Rodriguez’s mise-en-scène is inventive and elaborate. The fragmentation through lighting, camera movements and framing creates a feeling of instability and reveals the hero’s inner turmoil. Frequent close-ups focus on the protagonists and their emotions, and travelling shots set the human figures in a broader spatial context. Often only fragments of buildings, objects and the human body are shown, such as shots of Ánimas’s feet while he is sleeping off a hangover. In his struggle with Tadeo, only Ánimas’s arms are framed as they grasp his opponent’s waist. This close-up reveals the way the fight is going as he slowly loses his grip. The black-and-white photography by the famous director of photography Gabriel Figueroa creates exquisite light-and-shade effects in the nocturnal landscape, the sombre interiors and in the ruins of the church in which the desperate Ánimas offers his soul to the devil.

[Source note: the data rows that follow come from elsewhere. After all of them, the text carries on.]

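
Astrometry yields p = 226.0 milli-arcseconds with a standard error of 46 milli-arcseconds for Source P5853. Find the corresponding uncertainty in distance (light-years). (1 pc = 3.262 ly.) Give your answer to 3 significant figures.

2.94 ly

d = 1/p, so σ_d = σ_p / p².
σ_d = 0.0460 / (0.2260)² = 0.0460 / 0.051076 = 0.90062 pc = 0.90062 × 3.262 ly = 2.9378 ly.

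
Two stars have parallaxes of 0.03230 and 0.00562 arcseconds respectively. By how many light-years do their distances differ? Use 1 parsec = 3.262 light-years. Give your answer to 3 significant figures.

479 ly

d_A = 1/0.03230″ = 30.96 pc; d_B = 1/0.005620″ = 177.94 pc.
|d_B − d_A| = |177.94 − 30.96| = 146.98 pc = 146.98 × 3.262 ly = 479.45 ly.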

Mifune plays Ánimas as a larger-than-life figure in a way reminiscent of his unforgettable performances as Kikuchiyo in Seven Samurai and as Matsugoro in The Rickshaw Man. Like the peasant Kikuchiyo, who pretends he is a samurai, the peasant Ánimas dreams of being an important man. Mifune’s performance – his intense facial expressions and lively gestures – differs from western codes of screen acting but is credible for a man who is trying to hide behind an attitude of self-importance, compensating for his lack of self-esteem with arrogance and aggressiveness. When given the opportunity to show his talent for comedy, Mifune’s carefully measured exaggeration adds to the film’s comic moments. For example, when he tries to convince his wife that they should sell their grandchild, he accompanies the very negative description the distillery owner gives of him as “irresponsible, illiterate, lazy” and worse with enthusiastic nodding. And before he starts looking for some money Juana might have left at home, he scratches his head while thinking carefully. Mifune had a creative approach to his roles, and such gestures could well be the actor’s own ideas. They create comic moments and contribute to the richness of the character, his energy and his emotional depth, something that is also revealed in moments of great despair. Mifune certainly enthralled Mexican viewers, as one Mexican friend told me. For them he was a perfect representative of an indigenous Mexican. Together with the other elements of mise-en-scene, his presence and acting make of Ánimas Trujano a rare pearl and a film which should definitely not be forgotten.